Comment #0 by stefan.zipproth — 2008-03-24T17:40:05Z
If the parameter of std.uri.decode contains %E4, which is a German umlaut ä, the exception "URI error" is thrown. This is wrong behaviour, as an URI may contains umlauts. Here's my C implementation which does the job:
void decode(char *src, char *last, char *dest)
{
for (; src != last; src++, dest++)
if (*src == '+')
*dest = ' ';
else if (*src == '%')
{
int code;
if (sscanf(src+1, "%2x", &code) != 1) code = '?';
*dest = code;
src +=2;
}
else
*dest = *src;
*dest = 0;
}
To my understanding, it's nothing else than a hex code to byte conversion, so there should be no reason to forbid certain codes and throw exceptions. Also reading the documentation I expected that at least std.uri.decodeComponent is a straightforward implementation, but it also throws exceptions.

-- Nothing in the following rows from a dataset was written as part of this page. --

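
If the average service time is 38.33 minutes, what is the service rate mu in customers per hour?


mu = 60 / avg_service_time = 60 / 38.33 = 1.57 per hour

1.57 per hour


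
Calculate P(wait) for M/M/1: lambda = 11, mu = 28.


P(wait) = rho = lambda/mu = 11/28 = 0.3929

0.3929


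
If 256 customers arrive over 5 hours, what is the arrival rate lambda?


lambda = total arrivals / time = 256 / 5 = 51.2 per hour

51.2 per hour


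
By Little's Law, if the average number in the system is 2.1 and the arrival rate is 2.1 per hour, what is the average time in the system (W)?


W = L / lambda = 2.1 / 2.1 = 1.0 hours

1.0 hours


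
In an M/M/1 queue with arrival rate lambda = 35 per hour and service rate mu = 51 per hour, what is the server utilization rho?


rho = lambda/mu = 35/51 = 0.6863

0.6863


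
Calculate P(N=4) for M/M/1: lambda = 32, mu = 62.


rho = 32/62; P(n) = (1-rho)*rho^n = (1-32/62)*(32/62)^4 = 0.0343

0.0343


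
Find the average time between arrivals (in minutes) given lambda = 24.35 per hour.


Mean interarrival time = 60/lambda = 60/24.35 = 2.46 minutes

2.46 minutes


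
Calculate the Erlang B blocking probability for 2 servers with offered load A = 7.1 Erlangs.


B(N,A) = (A^N/N!) / sum(A^k/k!, k=0..N) with N=2, A=7.1 = 0.7568

0.7568


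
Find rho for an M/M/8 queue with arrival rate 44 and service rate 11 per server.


rho = lambda/(c*mu) = 44/(8*11) = 0.5

0.5


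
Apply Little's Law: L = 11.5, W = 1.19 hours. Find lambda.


lambda = L / W = 11.5 / 1.19 = 9.66 per hour

9.66 per hour


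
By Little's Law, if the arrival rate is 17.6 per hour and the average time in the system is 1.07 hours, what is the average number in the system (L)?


L = lambda * W = 17.6 * 1.07 = 18.83

18.83


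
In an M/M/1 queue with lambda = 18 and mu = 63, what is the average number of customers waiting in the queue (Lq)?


rho = 18/63; Lq = rho^2/(1-rho) = 0.11

0.11


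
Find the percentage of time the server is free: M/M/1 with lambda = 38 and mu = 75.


Idle fraction = (1 - rho) * 100 = (1 - 38/75) * 100 = 49.3%

49.3%


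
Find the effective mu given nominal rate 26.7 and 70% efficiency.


Effective rate = mu * efficiency = 26.7 * 0.7 = 18.69 per hour

18.69 per hour


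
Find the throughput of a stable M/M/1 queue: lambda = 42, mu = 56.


For a stable queue (lambda < mu), throughput = lambda = 42 per hour

42 per hour


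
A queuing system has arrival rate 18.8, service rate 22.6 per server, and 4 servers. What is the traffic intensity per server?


rho = lambda / (c * mu) = 18.8 / (4 * 22.6) = 0.208

0.208


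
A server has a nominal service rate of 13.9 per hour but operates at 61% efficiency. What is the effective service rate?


Effective rate = mu * efficiency = 13.9 * 0.61 = 8.48 per hour

8.48 per hour


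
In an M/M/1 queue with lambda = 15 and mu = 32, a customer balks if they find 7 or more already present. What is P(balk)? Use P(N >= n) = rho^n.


P(N >= 7) = rho^7 = (15/32)^7 = 0.005

0.005


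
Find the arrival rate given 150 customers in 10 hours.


lambda = total arrivals / time = 150 / 10 = 15.0 per hour

15.0 per hour


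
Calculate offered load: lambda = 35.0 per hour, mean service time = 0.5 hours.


Offered load a = lambda * E[S] = 35.0 * 0.5 = 17.5 Erlangs

17.5 Erlangs


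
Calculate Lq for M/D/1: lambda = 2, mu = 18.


M/D/1: Lq = rho^2 / (2*(1-rho)) where rho = 2/18; Lq = 0.01

0.01


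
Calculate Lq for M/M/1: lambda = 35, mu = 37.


rho = 35/37; Lq = rho^2/(1-rho) = 16.55

16.55


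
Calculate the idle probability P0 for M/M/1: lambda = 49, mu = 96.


P0 = 1 - rho = 1 - 49/96 = 0.4896

0.4896


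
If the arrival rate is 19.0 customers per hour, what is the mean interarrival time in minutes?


Mean interarrival time = 60/lambda = 60/19.0 = 3.16 minutes

3.16 minutes


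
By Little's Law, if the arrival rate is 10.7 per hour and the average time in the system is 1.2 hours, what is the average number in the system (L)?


L = lambda * W = 10.7 * 1.2 = 12.84

12.84


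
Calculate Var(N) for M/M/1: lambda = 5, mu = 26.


rho = 5/26; Var(N) = rho/(1-rho)^2 = 0.29

0.29


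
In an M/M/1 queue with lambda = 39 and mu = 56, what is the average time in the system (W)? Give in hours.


W = 1/(mu - lambda) = 1/(56 - 39) = 0.0588 hours

0.0588 hours


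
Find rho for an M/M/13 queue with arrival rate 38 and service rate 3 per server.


rho = lambda/(c*mu) = 38/(13*3) = 0.9744

0.9744


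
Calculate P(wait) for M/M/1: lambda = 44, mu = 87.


P(wait) = rho = lambda/mu = 44/87 = 0.5057

0.5057


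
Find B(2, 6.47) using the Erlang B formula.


B(N,A) = (A^N/N!) / sum(A^k/k!, k=0..N) with N=2, A=6.47 = 0.737

0.737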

Comment #1 by stefan.zipproth — 2008-03-24T18:51:54Z
My own web pages currently work with %E4 for umlaut 'ä', which is ASCII code, but standard is UTF-8 which makes it %C3%A4. So this issue seems to be invalid and I have to change things for the D port of my web application.
Comment #2 by stefan.zipproth — 2014-02-25T00:56:32Z
RFC 3986 states in section 2.1. Percent-Encoding
For example, "%20" is the percent-encoding for the binary octet
"00100000" (ABNF: %x20), which in US-ASCII corresponds to the space
character (SP).
So UTF-8 is not the standard used for URI percent encoding. Therefore, std.uri.decode should not throw an exception if its parameter contains %E4. It is allowed for browsers to encode German umlaut ä as %E4, which was the reason I ran into this problem (because my server side application crashed as soon as std.uri.decode was called).
Comment #3 by andrei — 2015-11-03T19:00:09Z
It's unlikely this D1 issue will get worked on. If this bug applies to D2 and/or if anyone plans to work on it, please reopen.